Participate--If You Do it My Way

By Eldad Yaron--Brooklyn College SAF--09/07/04

Last Thursday I noticed an invitation in BC's Students for Academic Freedom mailbox. It said: "The Art of Political Participation. Let's educate and expand the awareness of voter empowerment." Great, I thought to myself, realizing that this event was happening at the same exact moment I was looking at the green invitation.

Very late, I rushed to the Jefferson Lounge in the Student Center. I was able to catch the last few minutes of the event. One guest speaker was just about to finish her speech, telling students how important it is to vote. And it's not important to her, she shamelessly declared (the speaker is an elected public figure!) it's important to us, the students. Really. And then, just as she was about to return to her seat, she loudly added: "And when I say vote, I DON'T MEAN vote for George W. Bush!!"

I must say, I was dumbfounded. I may have even started to laugh, I don't remember exactly. See, It wasn't that I was so surprised to encounter yet another occurrence of a fair sounding title for a seemingly respectable event being audaciously hijacked by the rampant political bias of the propagandists who take the stage. (Are you kidding? I specialize in researching this very specific issue!)

I was simply amazed at my timing, and how I managed to walk into an event at random, catching a mere two minutes of it - which nevertheless ended up as a stark reminder of exactly why I founded BC's Students for Academic Freedom in the first place.

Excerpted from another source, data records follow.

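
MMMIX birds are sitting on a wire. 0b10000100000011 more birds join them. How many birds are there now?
Convert MMMIX (Roman numeral) → 1000 + 1000 + 1000 + 9 = 3009 (decimal)
Convert 0b10000100000011 (binary) → 8192 + 256 + 2 + 1 = 8451 (decimal)
Compute 3009 + 8451 = 11460
11460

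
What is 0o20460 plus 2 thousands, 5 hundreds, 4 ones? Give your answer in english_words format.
Convert 0o20460 (octal) → 2×4096 + 4×64 + 6×8 = 8496 (decimal)
Convert 2 thousands, 5 hundreds, 4 ones (place-value notation) → 2×1000 + 5×100 + 4 = 2504 (decimal)
Compute 8496 + 2504 = 11000
Convert 11000 (decimal) → 11000 = 11×1000 → eleven thousand (English words)
eleven thousand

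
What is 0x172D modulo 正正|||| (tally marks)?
Convert 0x172D (hexadecimal) → 1×4096 + 7×256 + 2×16 + 13 = 5933 (decimal)
Convert 正正|||| (tally marks) → 5 + 5 + 4 = 14 (decimal)
Compute 5933 mod 14 = 11
11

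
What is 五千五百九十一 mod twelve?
Convert 五千五百九十一 (Chinese numeral) → 5×1000 + 5×100 + 9×10 + 1 = 5591 (decimal)
Convert twelve (English words) → 12 (decimal)
Compute 5591 mod 12 = 11
11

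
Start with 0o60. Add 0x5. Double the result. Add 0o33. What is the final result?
Convert 0o60 (octal) → 6×8 = 48 (decimal)
Start: 48
Convert 0x5 (hexadecimal) → 5 (decimal)
48 + 5 = 53
53 × 2 = 106
Convert 0o33 (octal) → 3×8 + 3 = 27 (decimal)
106 + 27 = 133
133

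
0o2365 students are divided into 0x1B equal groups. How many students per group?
Convert 0o2365 (octal) → 2×512 + 3×64 + 6×8 + 5 = 1269 (decimal)
Convert 0x1B (hexadecimal) → 1×16 + 11 = 27 (decimal)
Compute 1269 ÷ 27 = 47
47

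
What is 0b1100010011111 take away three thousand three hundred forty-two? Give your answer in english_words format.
Convert 0b1100010011111 (binary) → 4096 + 2048 + 128 + 16 + 8 + 4 + 2 + 1 = 6303 (decimal)
Convert three thousand three hundred forty-two (English words) → 3×1000 + 3×100 + 42 = 3342 (decimal)
Compute 6303 - 3342 = 2961
Convert 2961 (decimal) → 2961 = 2×1000 + 9×100 + 61 → two thousand nine hundred sixty-one (English words)
two thousand nine hundred sixty-one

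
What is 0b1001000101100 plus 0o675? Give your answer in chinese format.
Convert 0b1001000101100 (binary) → 4096 + 512 + 32 + 8 + 4 = 4652 (decimal)
Convert 0o675 (octal) → 6×64 + 7×8 + 5 = 445 (decimal)
Compute 4652 + 445 = 5097
Convert 5097 (decimal) → 5097 = 5×1000 + 9×10 + 7 → 五千零九十七 (Chinese numeral)
五千零九十七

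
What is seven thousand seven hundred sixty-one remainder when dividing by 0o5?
Convert seven thousand seven hundred sixty-one (English words) → 7×1000 + 7×100 + 61 = 7761 (decimal)
Convert 0o5 (octal) → 5 (decimal)
Compute 7761 mod 5 = 1
1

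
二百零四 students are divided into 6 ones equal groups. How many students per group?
Convert 二百零四 (Chinese numeral) → 2×100 + 4 = 204 (decimal)
Convert 6 ones (place-value notation) → 6 (decimal)
Compute 204 ÷ 6 = 34
34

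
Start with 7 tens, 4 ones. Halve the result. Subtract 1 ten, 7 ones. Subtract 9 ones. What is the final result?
Convert 7 tens, 4 ones (place-value notation) → 7×10 + 4 = 74 (decimal)
Start: 74
74 ÷ 2 = 37
Convert 1 ten, 7 ones (place-value notation) → 1×10 + 7 = 17 (decimal)
37 - 17 = 20
Convert 9 ones (place-value notation) → 9 (decimal)
20 - 9 = 11
11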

And no, it wasn't in order to advance the interests of George Bush or of John Kerry, nor was it to defend any party from attacks and accusations. It was in order to advance the notion of fair education that could inform me, the student who's here to learn, of BOTH sides of the story, instead of drafting me without my consent into a propaganda war that I may not realize my role in until it's too late.

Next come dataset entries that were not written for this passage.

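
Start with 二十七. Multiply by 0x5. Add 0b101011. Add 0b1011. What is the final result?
Convert 二十七 (Chinese numeral) → 2×10 + 7 = 27 (decimal)
Start: 27
Convert 0x5 (hexadecimal) → 5 (decimal)
27 × 5 = 135
Convert 0b101011 (binary) → 32 + 8 + 2 + 1 = 43 (decimal)
135 + 43 = 178
Convert 0b1011 (binary) → 8 + 2 + 1 = 11 (decimal)
178 + 11 = 189
189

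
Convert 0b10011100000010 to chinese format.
Convert 0b10011100000010 (binary) → 8192 + 1024 + 512 + 256 + 2 = 9986 (decimal)
Convert 9986 (decimal) → 9986 = 9×1000 + 9×100 + 8×10 + 6 → 九千九百八十六 (Chinese numeral)
九千九百八十六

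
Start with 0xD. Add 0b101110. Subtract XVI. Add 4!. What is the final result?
Convert 0xD (hexadecimal) → 13 (decimal)
Start: 13
Convert 0b101110 (binary) → 32 + 8 + 4 + 2 = 46 (decimal)
13 + 46 = 59
Convert XVI (Roman numeral) → 10 + 5 + 1 = 16 (decimal)
59 - 16 = 43
Convert 4! (factorial) → 24 (decimal)
43 + 24 = 67
67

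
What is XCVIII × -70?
Convert XCVIII (Roman numeral) → 90 + 5 + 1 + 1 + 1 = 98 (decimal)
Compute 98 × -70 = -6860
-6860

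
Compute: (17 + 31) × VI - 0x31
Convert VI (Roman numeral) → 5 + 1 = 6 (decimal)
Convert 0x31 (hexadecimal) → 3×16 + 1 = 49 (decimal)
Expression in decimal: (17 + 31) × 6 - 49
Parentheses first: 17 + 31 = 48
Multiply: 48 × 6 = 288
Subtract: 288 - 49 = 239
239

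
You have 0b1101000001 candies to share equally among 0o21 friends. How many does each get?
Convert 0b1101000001 (binary) → 512 + 256 + 64 + 1 = 833 (decimal)
Convert 0o21 (octal) → 2×8 + 1 = 17 (decimal)
Compute 833 ÷ 17 = 49
49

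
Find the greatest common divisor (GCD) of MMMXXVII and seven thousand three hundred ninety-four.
Convert MMMXXVII (Roman numeral) → 1000 + 1000 + 1000 + 10 + 10 + 5 + 1 + 1 = 3027 (decimal)
Convert seven thousand three hundred ninety-four (English words) → 7×1000 + 3×100 + 94 = 7394 (decimal)
Compute gcd(3027, 7394) = 1
1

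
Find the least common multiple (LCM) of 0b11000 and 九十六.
Convert 0b11000 (binary) → 16 + 8 = 24 (decimal)
Convert 九十六 (Chinese numeral) → 9×10 + 6 = 96 (decimal)
Compute lcm(24, 96) = 96
96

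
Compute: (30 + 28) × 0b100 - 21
Convert 0b100 (binary) → 4 (decimal)
Expression in decimal: (30 + 28) × 4 - 21
Parentheses first: 30 + 28 = 58
Multiply: 58 × 4 = 232
Subtract: 232 - 21 = 211
211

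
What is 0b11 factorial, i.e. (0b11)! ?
Convert 0b11 (binary) → 2 + 1 = 3 (decimal)
Compute 3! = 6
6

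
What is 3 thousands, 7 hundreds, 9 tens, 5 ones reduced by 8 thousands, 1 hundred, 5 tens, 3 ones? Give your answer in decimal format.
Convert 3 thousands, 7 hundreds, 9 tens, 5 ones (place-value notation) → 3×1000 + 7×100 + 9×10 + 5 = 3795 (decimal)
Convert 8 thousands, 1 hundred, 5 tens, 3 ones (place-value notation) → 8×1000 + 1×100 + 5×10 + 3 = 8153 (decimal)
Compute 3795 - 8153 = -4358
-4358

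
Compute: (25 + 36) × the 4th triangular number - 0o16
Convert the 4th triangular number (triangular index) → 4×5/2 = 10 (decimal)
Convert 0o16 (octal) → 1×8 + 6 = 14 (decimal)
Expression in decimal: (25 + 36) × 10 - 14
Parentheses first: 25 + 36 = 61
Multiply: 61 × 10 = 610
Subtract: 610 - 14 = 596
596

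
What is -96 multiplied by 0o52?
Convert 0o52 (octal) → 5×8 + 2 = 42 (decimal)
Compute -96 × 42 = -4032
-4032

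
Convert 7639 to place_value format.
Convert 7639 (decimal) → 7639 = 7×1000 + 6×100 + 3×10 + 9 → 7 thousands, 6 hundreds, 3 tens, 9 ones (place-value notation)
7 thousands, 6 hundreds, 3 tens, 9 ones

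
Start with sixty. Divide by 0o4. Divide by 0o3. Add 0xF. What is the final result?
Convert sixty (English words) → 60 (decimal)
Start: 60
Convert 0o4 (octal) → 4 (decimal)
60 ÷ 4 = 15
Convert 0o3 (octal) → 3 (decimal)
15 ÷ 3 = 5
Convert 0xF (hexadecimal) → 15 (decimal)
5 + 15 = 20
20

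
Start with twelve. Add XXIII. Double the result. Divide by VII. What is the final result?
Convert twelve (English words) → 12 (decimal)
Start: 12
Convert XXIII (Roman numeral) → 10 + 10 + 1 + 1 + 1 = 23 (decimal)
12 + 23 = 35
35 × 2 = 70
Convert VII (Roman numeral) → 5 + 1 + 1 = 7 (decimal)
70 ÷ 7 = 10
10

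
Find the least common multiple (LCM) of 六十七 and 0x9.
Convert 六十七 (Chinese numeral) → 6×10 + 7 = 67 (decimal)
Convert 0x9 (hexadecimal) → 9 (decimal)
Compute lcm(67, 9) = 603
603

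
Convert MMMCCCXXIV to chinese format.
Convert MMMCCCXXIV (Roman numeral) → 1000 + 1000 + 1000 + 100 + 100 + 100 + 10 + 10 + 4 = 3324 (decimal)
Convert 3324 (decimal) → 3324 = 3×1000 + 3×100 + 2×10 + 4 → 三千三百二十四 (Chinese numeral)
三千三百二十四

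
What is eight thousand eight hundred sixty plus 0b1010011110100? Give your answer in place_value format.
Convert eight thousand eight hundred sixty (English words) → 8×1000 + 8×100 + 60 = 8860 (decimal)
Convert 0b1010011110100 (binary) → 4096 + 1024 + 128 + 64 + 32 + 16 + 4 = 5364 (decimal)
Compute 8860 + 5364 = 14224
Convert 14224 (decimal) → 14224 = 14×1000 + 2×100 + 2×10 + 4 → 14 thousands, 2 hundreds, 2 tens, 4 ones (place-value notation)
14 thousands, 2 hundreds, 2 tens, 4 ones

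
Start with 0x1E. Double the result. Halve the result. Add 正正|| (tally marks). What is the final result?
Convert 0x1E (hexadecimal) → 1×16 + 14 = 30 (decimal)
Start: 30
30 × 2 = 60
60 ÷ 2 = 30
Convert 正正|| (tally marks) → 5 + 5 + 2 = 12 (decimal)
30 + 12 = 42
42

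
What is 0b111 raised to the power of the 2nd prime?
Convert 0b111 (binary) → 4 + 2 + 1 = 7 (decimal)
Convert the 2nd prime (prime index) → 3 (decimal)
Compute 7 ^ 3 = 343
343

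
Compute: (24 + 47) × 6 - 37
Parentheses first: 24 + 47 = 71
Multiply: 71 × 6 = 426
Subtract: 426 - 37 = 389
389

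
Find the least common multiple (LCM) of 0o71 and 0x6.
Convert 0o71 (octal) → 7×8 + 1 = 57 (decimal)
Convert 0x6 (hexadecimal) → 6 (decimal)
Compute lcm(57, 6) = 114
114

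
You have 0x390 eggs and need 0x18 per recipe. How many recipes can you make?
Convert 0x390 (hexadecimal) → 3×256 + 9×16 = 912 (decimal)
Convert 0x18 (hexadecimal) → 1×16 + 8 = 24 (decimal)
Compute 912 ÷ 24 = 38
38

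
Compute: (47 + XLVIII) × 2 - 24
Convert XLVIII (Roman numeral) → 40 + 5 + 1 + 1 + 1 = 48 (decimal)
Expression in decimal: (47 + 48) × 2 - 24
Parentheses first: 47 + 48 = 95
Multiply: 95 × 2 = 190
Subtract: 190 - 24 = 166
166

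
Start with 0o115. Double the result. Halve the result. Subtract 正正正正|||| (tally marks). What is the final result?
Convert 0o115 (octal) → 1×64 + 1×8 + 5 = 77 (decimal)
Start: 77
77 × 2 = 154
154 ÷ 2 = 77
Convert 正正正正|||| (tally marks) → 5 + 5 + 5 + 5 + 4 = 24 (decimal)
77 - 24 = 53
53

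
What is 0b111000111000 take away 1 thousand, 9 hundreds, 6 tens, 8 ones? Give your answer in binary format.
Convert 0b111000111000 (binary) → 2048 + 1024 + 512 + 32 + 16 + 8 = 3640 (decimal)
Convert 1 thousand, 9 hundreds, 6 tens, 8 ones (place-value notation) → 1×1000 + 9×100 + 6×10 + 8 = 1968 (decimal)
Compute 3640 - 1968 = 1672
Convert 1672 (decimal) → 1672 = 1024 + 512 + 128 + 8 → 0b11010001000 (binary)
0b11010001000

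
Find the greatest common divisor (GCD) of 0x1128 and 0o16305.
Convert 0x1128 (hexadecimal) → 1×4096 + 1×256 + 2×16 + 8 = 4392 (decimal)
Convert 0o16305 (octal) → 1×4096 + 6×512 + 3×64 + 5 = 7365 (decimal)
Compute gcd(4392, 7365) = 3
3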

I started SAF exactly for this reason - to help promote a fair debate and a balanced education for all of us. In other words: Intellectual diversity.

To be fair, I should have attended The Art of Political Participation event on time, so I could form my opinion based on the whole, and not just on the one shocking part I ended up observing before the crowd started singing the hippie-era song "Turn, Turn, Turn." (I'm sorry, but that was my cue, and I just HAD to leave. Not only that I showed up late, I left early too!) In fact, I'm quite sure it was just a coincidence. Is it possible that the whole event could be so deceiving and one sided? There's just no way.

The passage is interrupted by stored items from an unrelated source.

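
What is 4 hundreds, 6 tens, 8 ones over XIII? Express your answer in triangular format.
Convert 4 hundreds, 6 tens, 8 ones (place-value notation) → 4×100 + 6×10 + 8 = 468 (decimal)
Convert XIII (Roman numeral) → 10 + 1 + 1 + 1 = 13 (decimal)
Compute 468 ÷ 13 = 36
Convert 36 (decimal) → 36 = 8×9/2 → the 8th triangular number (triangular index)
the 8th triangular number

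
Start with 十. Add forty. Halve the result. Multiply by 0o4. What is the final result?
Convert 十 (Chinese numeral) → 1×10 = 10 (decimal)
Start: 10
Convert forty (English words) → 40 (decimal)
10 + 40 = 50
50 ÷ 2 = 25
Convert 0o4 (octal) → 4 (decimal)
25 × 4 = 100
100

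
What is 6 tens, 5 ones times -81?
Convert 6 tens, 5 ones (place-value notation) → 6×10 + 5 = 65 (decimal)
Compute 65 × -81 = -5265
-5265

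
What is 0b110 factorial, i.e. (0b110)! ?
Convert 0b110 (binary) → 4 + 2 = 6 (decimal)
Compute 6! = 720
720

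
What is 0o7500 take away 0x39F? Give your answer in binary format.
Convert 0o7500 (octal) → 7×512 + 5×64 = 3904 (decimal)
Convert 0x39F (hexadecimal) → 3×256 + 9×16 + 15 = 927 (decimal)
Compute 3904 - 927 = 2977
Convert 2977 (decimal) → 2977 = 2048 + 512 + 256 + 128 + 32 + 1 → 0b101110100001 (binary)
0b101110100001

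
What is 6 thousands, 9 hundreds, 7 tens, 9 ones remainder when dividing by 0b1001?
Convert 6 thousands, 9 hundreds, 7 tens, 9 ones (place-value notation) → 6×1000 + 9×100 + 7×10 + 9 = 6979 (decimal)
Convert 0b1001 (binary) → 8 + 1 = 9 (decimal)
Compute 6979 mod 9 = 4
4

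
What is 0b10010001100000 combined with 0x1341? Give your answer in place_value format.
Convert 0b10010001100000 (binary) → 8192 + 1024 + 64 + 32 = 9312 (decimal)
Convert 0x1341 (hexadecimal) → 1×4096 + 3×256 + 4×16 + 1 = 4929 (decimal)
Compute 9312 + 4929 = 14241
Convert 14241 (decimal) → 14241 = 14×1000 + 2×100 + 4×10 + 1 → 14 thousands, 2 hundreds, 4 tens, 1 one (place-value notation)
14 thousands, 2 hundreds, 4 tens, 1 one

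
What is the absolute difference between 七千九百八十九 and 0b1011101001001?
Convert 七千九百八十九 (Chinese numeral) → 7×1000 + 9×100 + 8×10 + 9 = 7989 (decimal)
Convert 0b1011101001001 (binary) → 4096 + 1024 + 512 + 256 + 64 + 8 + 1 = 5961 (decimal)
Compute |7989 - 5961| = 2028
2028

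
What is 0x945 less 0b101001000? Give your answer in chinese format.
Convert 0x945 (hexadecimal) → 9×256 + 4×16 + 5 = 2373 (decimal)
Convert 0b101001000 (binary) → 256 + 64 + 8 = 328 (decimal)
Compute 2373 - 328 = 2045
Convert 2045 (decimal) → 2045 = 2×1000 + 4×10 + 5 → 二千零四十五 (Chinese numeral)
二千零四十五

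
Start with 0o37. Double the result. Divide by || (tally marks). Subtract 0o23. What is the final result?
Convert 0o37 (octal) → 3×8 + 7 = 31 (decimal)
Start: 31
31 × 2 = 62
Convert || (tally marks) → 2 (decimal)
62 ÷ 2 = 31
Convert 0o23 (octal) → 2×8 + 3 = 19 (decimal)
31 - 19 = 12
12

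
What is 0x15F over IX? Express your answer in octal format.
Convert 0x15F (hexadecimal) → 1×256 + 5×16 + 15 = 351 (decimal)
Convert IX (Roman numeral) → 9 (decimal)
Compute 351 ÷ 9 = 39
Convert 39 (decimal) → 39 = 4×8 + 7 → 0o47 (octal)
0o47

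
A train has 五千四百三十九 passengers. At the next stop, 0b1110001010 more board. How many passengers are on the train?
Convert 五千四百三十九 (Chinese numeral) → 5×1000 + 4×100 + 3×10 + 9 = 5439 (decimal)
Convert 0b1110001010 (binary) → 512 + 256 + 128 + 8 + 2 = 906 (decimal)
Compute 5439 + 906 = 6345
6345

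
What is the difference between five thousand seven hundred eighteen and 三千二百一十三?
Convert five thousand seven hundred eighteen (English words) → 5×1000 + 7×100 + 18 = 5718 (decimal)
Convert 三千二百一十三 (Chinese numeral) → 3×1000 + 2×100 + 1×10 + 3 = 3213 (decimal)
Difference: |5718 - 3213| = 2505
2505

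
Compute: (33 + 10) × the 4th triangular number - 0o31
Convert the 4th triangular number (triangular index) → 4×5/2 = 10 (decimal)
Convert 0o31 (octal) → 3×8 + 1 = 25 (decimal)
Expression in decimal: (33 + 10) × 10 - 25
Parentheses first: 33 + 10 = 43
Multiply: 43 × 10 = 430
Subtract: 430 - 25 = 405
405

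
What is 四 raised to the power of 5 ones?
Convert 四 (Chinese numeral) → 4 (decimal)
Convert 5 ones (place-value notation) → 5 (decimal)
Compute 4 ^ 5 = 1024
1024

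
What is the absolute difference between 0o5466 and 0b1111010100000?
Convert 0o5466 (octal) → 5×512 + 4×64 + 6×8 + 6 = 2870 (decimal)
Convert 0b1111010100000 (binary) → 4096 + 2048 + 1024 + 512 + 128 + 32 = 7840 (decimal)
Compute |2870 - 7840| = 4970
4970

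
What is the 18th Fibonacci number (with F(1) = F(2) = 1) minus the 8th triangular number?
The 18th Fibonacci number (with F(1) = F(2) = 1) = 2584
Convert the 8th triangular number (triangular index) → 8×9/2 = 36 (decimal)
Compute 2584 - 36 = 2548
2548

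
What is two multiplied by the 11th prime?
Convert two (English words) → 2 (decimal)
Convert the 11th prime (prime index) → 31 (decimal)
Compute 2 × 31 = 62
62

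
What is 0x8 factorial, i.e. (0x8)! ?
Convert 0x8 (hexadecimal) → 8 (decimal)
Compute 8! = 40320
40320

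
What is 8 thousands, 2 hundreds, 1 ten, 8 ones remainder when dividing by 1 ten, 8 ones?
Convert 8 thousands, 2 hundreds, 1 ten, 8 ones (place-value notation) → 8×1000 + 2×100 + 1×10 + 8 = 8218 (decimal)
Convert 1 ten, 8 ones (place-value notation) → 1×10 + 8 = 18 (decimal)
Compute 8218 mod 18 = 10
10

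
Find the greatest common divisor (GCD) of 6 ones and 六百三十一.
Convert 6 ones (place-value notation) → 6 (decimal)
Convert 六百三十一 (Chinese numeral) → 6×100 + 3×10 + 1 = 631 (decimal)
Compute gcd(6, 631) = 1
1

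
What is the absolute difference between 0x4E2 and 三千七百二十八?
Convert 0x4E2 (hexadecimal) → 4×256 + 14×16 + 2 = 1250 (decimal)
Convert 三千七百二十八 (Chinese numeral) → 3×1000 + 7×100 + 2×10 + 8 = 3728 (decimal)
Compute |1250 - 3728| = 2478
2478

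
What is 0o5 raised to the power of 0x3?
Convert 0o5 (octal) → 5 (decimal)
Convert 0x3 (hexadecimal) → 3 (decimal)
Compute 5 ^ 3 = 125
125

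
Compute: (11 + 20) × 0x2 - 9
Convert 0x2 (hexadecimal) → 2 (decimal)
Expression in decimal: (11 + 20) × 2 - 9
Parentheses first: 11 + 20 = 31
Multiply: 31 × 2 = 62
Subtract: 62 - 9 = 53
53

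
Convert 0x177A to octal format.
Convert 0x177A (hexadecimal) → 1×4096 + 7×256 + 7×16 + 10 = 6010 (decimal)
Convert 6010 (decimal) → 6010 = 1×4096 + 3×512 + 5×64 + 7×8 + 2 → 0o13572 (octal)
0o13572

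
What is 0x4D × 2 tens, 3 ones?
Convert 0x4D (hexadecimal) → 4×16 + 13 = 77 (decimal)
Convert 2 tens, 3 ones (place-value notation) → 2×10 + 3 = 23 (decimal)
Compute 77 × 23 = 1771
1771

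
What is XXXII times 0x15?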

Coincidence or not, why should I be bothered by the speaker's comment in the first place? After all, it's an event about political participation, not about medieval poetry, right? And me? I may have my own opinions about President Bush and about Senator Kerry. But what's wrong with taking a stand and saying "voting is important! (but vote for this guy and not for that one)"?

Absolutely nothing, really. The problem begins, however, not with what we get to hear from a particular professor in class, or any given guest speaker in an event that's open for ALL students.

It is what we don't hear that bothers me - the other side of the story, that is. Some sort of balance that, rather than manipulate students into propaganda, brainwashing and indoctrination in endless ways through your syllabus, will actually expose them to politics.

To the full range of politics and political opinion in this country and the world. To a fair debate on the issues that Americans are so passionate about these days, and that the two parties sometimes differ on so spectacularly.

We live in a divided society. But when students are being used as a tool to advance the specific political agenda of a professor, then something is wrong. Maybe this is the difference between Political Participation, and the "Art" of it, who knows?